In 1911 Perkins retired from the Morgan firm, at the same time retiring from all active business except his directorship in various companies, chief among which were the Steel Corporation and the International Harvester Co., of which latter he was chairman of the Finance Committee. After that time he devoted his energies until his death to semi-public work.
Especially did he devote himself to the solution of the problems growing out of the relationship between capital and labor. He was prominent in the profit-sharing plan which is now in vogue in the Steel Corporation and which has been so largely followed by many other industrial concerns in the past seventeen years. He also gave much of his time to spreading the gospel of coöperation in the business world. As long ago as February, 1908, he began making public addresses on the necessity for such coöperation, claiming that the many modern improvements in inter-communication and the enlightenment of the people through our broad system of education had brought us to a point where the old destructive, competitive methods in business had to be abandoned and a more humane and enlightened order of things take their place. He delivered many addresses throughout the country on these two favorite themes, profit-sharing and coöperation.

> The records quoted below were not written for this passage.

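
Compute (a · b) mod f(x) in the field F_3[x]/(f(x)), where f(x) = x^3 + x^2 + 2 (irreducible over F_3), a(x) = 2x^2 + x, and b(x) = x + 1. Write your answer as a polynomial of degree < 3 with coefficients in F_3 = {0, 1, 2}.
a · b ≡ x^2 + x + 2 (mod f(x))

Multiply in F_3[x]: a(x)·b(x) = (2x^2 + x)·(x + 1) = 2x^3 + x. This has degree ≥ 3, so divide by f(x) over F_3: 2x^3 + x = (2)·(x^3 + x^2 + 2) + (x^2 + x + 2). Hence a·b ≡ x^2 + x + 2 (mod f). (F_3[x]/(f) is a field with 3^3 = 27 elements since f is irreducible of degree 3.)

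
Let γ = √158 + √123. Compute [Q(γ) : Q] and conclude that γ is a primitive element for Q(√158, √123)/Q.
[Q(γ) : Q] = 4 (equivalently, Q(γ) = Q(√158, √123))

Obviously Q(γ) ⊆ Q(√158, √123), and [Q(√158, √123):Q] = 4 (since 158, 123 are distinct squarefree integers > 1 with 19434 not a perfect square). To show equality we compute the minimal polynomial of γ. From γ = √158 + √123: γ^2 = 158 + 2√(19434) + 123 = 281 + 2√(19434), so γ^2 - 281 = 2√(19434); squaring, (γ^2 - 281)^2 = 4·19434, i.e. γ^4 - 562γ^2 + 78961 - 77736 = 0, i.e. γ^4 - 562γ^2 + 1225 = 0. So γ is a root of x^4 - 562x^2 + 1225. This polynomial is irreducible over Q: it has no rational root (each ±√158 ± √123 is irrational), and any factorization into two quadratics over Q would force √(19434) ∈ Q (pairing opposite roots) or √158, √123 ∈ Q (other pairings), all impossible. Hence [Q(γ):Q] = 4 = [Q(√158, √123):Q], so Q(γ) = Q(√158, √123).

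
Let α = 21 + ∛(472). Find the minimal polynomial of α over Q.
m_α(x) = x^3 - 63x^2 + 1323x - 9733

Set β = α - 21 = ∛(472), so β^3 = 472. Then (α - 21)^3 - 472 = 0, i.e. α is a root of g(x) = (x - 21)^3 - 472 = x^3 - 63x^2 + 1323x - 9733. Since g(x) = h(x - 21) where h(x) = x^3 - 472, and h is irreducible over Q (because 472 is not a perfect cube, so h has no rational root, and a monic cubic with no rational root is irreducible), g is also irreducible (irreducibility is preserved under the substitution x → x - 21). Hence m_α(x) = x^3 - 63x^2 + 1323x - 9733.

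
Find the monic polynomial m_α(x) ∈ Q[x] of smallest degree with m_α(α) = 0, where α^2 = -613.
m_α(x) = x^2 + 613

α satisfies α^2 + 613 = 0, so x^2 + 613 annihilates α. Since d = -613 is squarefree and ≠ 1, it is not a perfect square in Q, so x^2 + 613 has no rational root and is therefore irreducible over Q (a degree-2 polynomial over a field is irreducible iff it has no root). Hence m_α(x) = x^2 + 613.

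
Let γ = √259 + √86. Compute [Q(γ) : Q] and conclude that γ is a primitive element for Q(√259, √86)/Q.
[Q(γ) : Q] = 4 (equivalently, Q(γ) = Q(√259, √86))

Obviously Q(γ) ⊆ Q(√259, √86), and [Q(√259, √86):Q] = 4 (since 259, 86 are distinct squarefree integers > 1 with 22274 not a perfect square). To show equality we compute the minimal polynomial of γ. From γ = √259 + √86: γ^2 = 259 + 2√(22274) + 86 = 345 + 2√(22274), so γ^2 - 345 = 2√(22274); squaring, (γ^2 - 345)^2 = 4·22274, i.e. γ^4 - 690γ^2 + 119025 - 89096 = 0, i.e. γ^4 - 690γ^2 + 29929 = 0. So γ is a root of x^4 - 690x^2 + 29929. This polynomial is irreducible over Q: it has no rational root (each ±√259 ± √86 is irrational), and any factorization into two quadratics over Q would force √(22274) ∈ Q (pairing opposite roots) or √259, √86 ∈ Q (other pairings), all impossible. Hence [Q(γ):Q] = 4 = [Q(√259, √86):Q], so Q(γ) = Q(√259, √86).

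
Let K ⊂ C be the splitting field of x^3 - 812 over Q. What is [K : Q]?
[K : Q] = 6

The roots of x^3 - 812 are ∛812, ω∛812, ω^2∛812 where ω = e^(2πi/3) is a primitive cube root of unity, so K = Q(∛812, ω). Now [Q(∛812):Q] = 3 (since 812 is not a perfect cube, x^3 - 812 is irreducible) and [Q(ω):Q] = 2. Both 2 and 3 divide [K:Q], and [K:Q] ≤ 3·2 = 6, so [K:Q] = 6. (Equivalently: Q(∛812) ⊂ R but ω ∉ R, so [K : Q(∛812)] = 2.)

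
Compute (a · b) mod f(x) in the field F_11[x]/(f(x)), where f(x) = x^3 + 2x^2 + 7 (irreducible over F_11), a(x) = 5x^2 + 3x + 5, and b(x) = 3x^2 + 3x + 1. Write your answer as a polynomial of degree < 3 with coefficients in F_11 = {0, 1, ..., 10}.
a · b ≡ 8x^2 + x + 3 (mod f(x))

Multiply in F_11[x]: a(x)·b(x) = (5x^2 + 3x + 5)·(3x^2 + 3x + 1) = 4x^4 + 2x^3 + 7x^2 + 7x + 5. This has degree ≥ 3, so divide by f(x) over F_11: 4x^4 + 2x^3 + 7x^2 + 7x + 5 = (4x + 5)·(x^3 + 2x^2 + 7) + (8x^2 + x + 3). Hence a·b ≡ 8x^2 + x + 3 (mod f). (F_11[x]/(f) is a field with 11^3 = 1331 elements since f is irreducible of degree 3.)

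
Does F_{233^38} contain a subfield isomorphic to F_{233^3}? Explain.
No: F_{233^3} is not a subfield of F_{233^38}

F_{p^m} embeds in F_{p^n} iff m | n. Here 3 ∤ 38 (since 38 = 12·3 + 2 with remainder 2 ≠ 0), so F_{233^3} is not a subfield of F_{233^38}. Equivalently: if it were, the tower law would give 3 = [F_{233^3}:F_233] dividing [F_{233^38}:F_233] = 38, contradiction.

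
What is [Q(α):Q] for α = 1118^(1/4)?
[Q(α):Q] = 4

α is a root of x^4 - 1118. By Eisenstein's criterion at the prime p = 2 (which divides the constant term 1118 but p^2 = 4 does not, since 1118 is squarefree), x^4 - 1118 is irreducible over Q. Hence [Q(α):Q] = 4.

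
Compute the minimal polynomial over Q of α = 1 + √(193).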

As already suggested Perkins’ course in breaking off his business career apparently at its zenith and devoting the prime of his life to the betterment of the lot of the worker with his hands and the general welfare of the community was regarded with suspicion by many, and his motives were questioned. Of the influence that guided his course let him speak for himself.
“My father,” he said, “was deeply interested in social service and settlement work, and, as a boy, my Sundays were spent not in merely going to Sunday-school but in rounding up the poor boys of the neighborhood for classes, etc. Later, my experience selling life insurance brought me closely in touch with the needs of the people, and even when I became affiliated with the Morgan firm my work as an organizer was the human end of the job. My inheritance from my father and my own life work both kept me in touch with “all things human.” Isn’t it only natural that I should take a deep interest in what you might call human work?

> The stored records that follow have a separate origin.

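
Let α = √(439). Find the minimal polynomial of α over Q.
m_α(x) = x^2 - 439

α satisfies α^2 - 439 = 0, so x^2 - 439 annihilates α. Since d = 439 is squarefree and ≠ 1, it is not a perfect square in Q, so x^2 - 439 has no rational root and is therefore irreducible over Q (a degree-2 polynomial over a field is irreducible iff it has no root). Hence m_α(x) = x^2 - 439.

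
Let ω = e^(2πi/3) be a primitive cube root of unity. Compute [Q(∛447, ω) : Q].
[Q(∛447, ω) : Q] = 6

[Q(∛447):Q] = 3 (min poly x^3 - 447, irreducible since 447 is not a perfect cube). [Q(ω):Q] = 2 (min poly x^2 + x + 1). Since Q(∛447) ⊂ R and ω ∉ R, we have ω ∉ Q(∛447), so x^2 + x + 1 remains irreducible over Q(∛447) and [Q(∛447, ω) : Q(∛447)] = 2. By the tower law, [Q(∛447, ω) : Q] = 3 · 2 = 6. (In fact Q(∛447, ω) is the splitting field of x^3 - 447 over Q.)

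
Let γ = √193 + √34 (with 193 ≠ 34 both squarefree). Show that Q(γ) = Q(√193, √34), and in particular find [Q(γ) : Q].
[Q(γ) : Q] = 4 (equivalently, Q(γ) = Q(√193, √34))

Obviously Q(γ) ⊆ Q(√193, √34), and [Q(√193, √34):Q] = 4 (since 193, 34 are distinct squarefree integers > 1 with 6562 not a perfect square). To show equality we compute the minimal polynomial of γ. From γ = √193 + √34: γ^2 = 193 + 2√(6562) + 34 = 227 + 2√(6562), so γ^2 - 227 = 2√(6562); squaring, (γ^2 - 227)^2 = 4·6562, i.e. γ^4 - 454γ^2 + 51529 - 26248 = 0, i.e. γ^4 - 454γ^2 + 25281 = 0. So γ is a root of x^4 - 454x^2 + 25281. This polynomial is irreducible over Q: it has no rational root (each ±√193 ± √34 is irrational), and any factorization into two quadratics over Q would force √(6562) ∈ Q (pairing opposite roots) or √193, √34 ∈ Q (other pairings), all impossible. Hence [Q(γ):Q] = 4 = [Q(√193, √34):Q], so Q(γ) = Q(√193, √34).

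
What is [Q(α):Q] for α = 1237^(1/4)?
[Q(α):Q] = 4

α is a root of x^4 - 1237. By Eisenstein's criterion at the prime p = 1237 (which divides the constant term 1237 but p^2 = 1530169 does not, since 1237 is squarefree), x^4 - 1237 is irreducible over Q. Hence [Q(α):Q] = 4.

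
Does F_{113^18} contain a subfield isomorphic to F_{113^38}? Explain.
No: F_{113^38} is not a subfield of F_{113^18}

F_{p^m} embeds in F_{p^n} iff m | n. Here 38 ∤ 18 (since 18 = 0·38 + 18 with remainder 18 ≠ 0), so F_{113^38} is not a subfield of F_{113^18}. Equivalently: if it were, the tower law would give 38 = [F_{113^38}:F_113] dividing [F_{113^18}:F_113] = 18, contradiction.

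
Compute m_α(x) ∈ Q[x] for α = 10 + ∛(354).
m_α(x) = x^3 - 30x^2 + 300x - 1354

Set β = α - 10 = ∛(354), so β^3 = 354. Then (α - 10)^3 - 354 = 0, i.e. α is a root of g(x) = (x - 10)^3 - 354 = x^3 - 30x^2 + 300x - 1354. Since g(x) = h(x - 10) where h(x) = x^3 - 354, and h is irreducible over Q (because 354 is not a perfect cube, so h has no rational root, and a monic cubic with no rational root is irreducible), g is also irreducible (irreducibility is preserved under the substitution x → x - 10). Hence m_α(x) = x^3 - 30x^2 + 300x - 1354.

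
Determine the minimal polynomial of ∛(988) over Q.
m_α(x) = x^3 - 988

α satisfies α^3 = 988, so x^3 - 988 annihilates α. By the rational root test, a rational root p/q (in lowest terms) of x^3 - 988 would satisfy p^3 = 988 q^3, forcing q = 1 and p^3 = 988; but 988 is not a perfect cube, contradiction. A monic cubic over Q with no rational root is irreducible (any nontrivial factorization would include a linear factor). Hence x^3 - 988 is the minimal polynomial of α, and in particular [Q(α):Q] = 3.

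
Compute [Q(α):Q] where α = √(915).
[Q(α):Q] = 2

[Q(α):Q] equals the degree of the minimal polynomial of α. Here α^2 = 915 and x^2 - 915 is irreducible (d = 915 is squarefree, ≠ 1, hence not a square), so deg(m_α) = 2. Thus [Q(α):Q] = 2.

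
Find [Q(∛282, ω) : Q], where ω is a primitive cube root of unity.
[Q(∛282, ω) : Q] = 6

[Q(∛282):Q] = 3 (min poly x^3 - 282, irreducible since 282 is not a perfect cube). [Q(ω):Q] = 2 (min poly x^2 + x + 1). Since Q(∛282) ⊂ R and ω ∉ R, we have ω ∉ Q(∛282), so x^2 + x + 1 remains irreducible over Q(∛282) and [Q(∛282, ω) : Q(∛282)] = 2. By the tower law, [Q(∛282, ω) : Q] = 3 · 2 = 6. (In fact Q(∛282, ω) is the splitting field of x^3 - 282 over Q.)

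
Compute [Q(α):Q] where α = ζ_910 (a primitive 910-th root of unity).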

“I don’t claim credit for this. In fact, I don’t see how, with my experience, it could have been otherwise. It became, if you will, my hobby which I gratified as soon as I was able to.

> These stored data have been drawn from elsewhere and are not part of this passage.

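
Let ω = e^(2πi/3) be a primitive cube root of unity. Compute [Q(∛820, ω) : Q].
[Q(∛820, ω) : Q] = 6

[Q(∛820):Q] = 3 (min poly x^3 - 820, irreducible since 820 is not a perfect cube). [Q(ω):Q] = 2 (min poly x^2 + x + 1). Since Q(∛820) ⊂ R and ω ∉ R, we have ω ∉ Q(∛820), so x^2 + x + 1 remains irreducible over Q(∛820) and [Q(∛820, ω) : Q(∛820)] = 2. By the tower law, [Q(∛820, ω) : Q] = 3 · 2 = 6. (In fact Q(∛820, ω) is the splitting field of x^3 - 820 over Q.)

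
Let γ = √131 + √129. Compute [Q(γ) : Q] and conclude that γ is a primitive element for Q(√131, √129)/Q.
[Q(γ) : Q] = 4 (equivalently, Q(γ) = Q(√131, √129))

Obviously Q(γ) ⊆ Q(√131, √129), and [Q(√131, √129):Q] = 4 (since 131, 129 are distinct squarefree integers > 1 with 16899 not a perfect square). To show equality we compute the minimal polynomial of γ. From γ = √131 + √129: γ^2 = 131 + 2√(16899) + 129 = 260 + 2√(16899), so γ^2 - 260 = 2√(16899); squaring, (γ^2 - 260)^2 = 4·16899, i.e. γ^4 - 520γ^2 + 67600 - 67596 = 0, i.e. γ^4 - 520γ^2 + 4 = 0. So γ is a root of x^4 - 520x^2 + 4. This polynomial is irreducible over Q: it has no rational root (each ±√131 ± √129 is irrational), and any factorization into two quadratics over Q would force √(16899) ∈ Q (pairing opposite roots) or √131, √129 ∈ Q (other pairings), all impossible. Hence [Q(γ):Q] = 4 = [Q(√131, √129):Q], so Q(γ) = Q(√131, √129).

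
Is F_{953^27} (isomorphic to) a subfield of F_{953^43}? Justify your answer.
No: F_{953^27} is not a subfield of F_{953^43}

F_{p^m} embeds in F_{p^n} iff m | n. Here 27 ∤ 43 (since 43 = 1·27 + 16 with remainder 16 ≠ 0), so F_{953^27} is not a subfield of F_{953^43}. Equivalently: if it were, the tower law would give 27 = [F_{953^27}:F_953] dividing [F_{953^43}:F_953] = 43, contradiction.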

“When a man approaches fifty years of age and finds he has enough money to meet his wants for the rest of his life and to take care of those for whom he should naturally provide, the question that presents itself is: what am I going to do with the remainder of my life? Whatever I do in the way of work will have to be left behind me in the world. Shall I work to accumulate more money and leave that, or shall I work for certain definite objects that I believe are worth while, and leave the results of that work behind me? I simply chose the latter course.”
Other “Men of the Corporation”
Many other men, of course, have done their share in making the Corporation what it is to-day. In the success of the great company men like Richard Trimble, its secretary, and William J. Filbert, its comptroller, who have been with it since incorporation and seem almost as integral parts of its structure as Judge Gary himself, have done their part, as have the presidents of the various subsidiary companies. All these are men of unusually high ability, nearly all of whom have worked their way to their present positions from the bottom of the ladder. They have for years devoted all their energies to building up, each in his own sphere, the business and resources of the big company and may justly and proudly claim the right to be reckoned with Gary, Morgan, and the others, as “Men who made United States Steel.”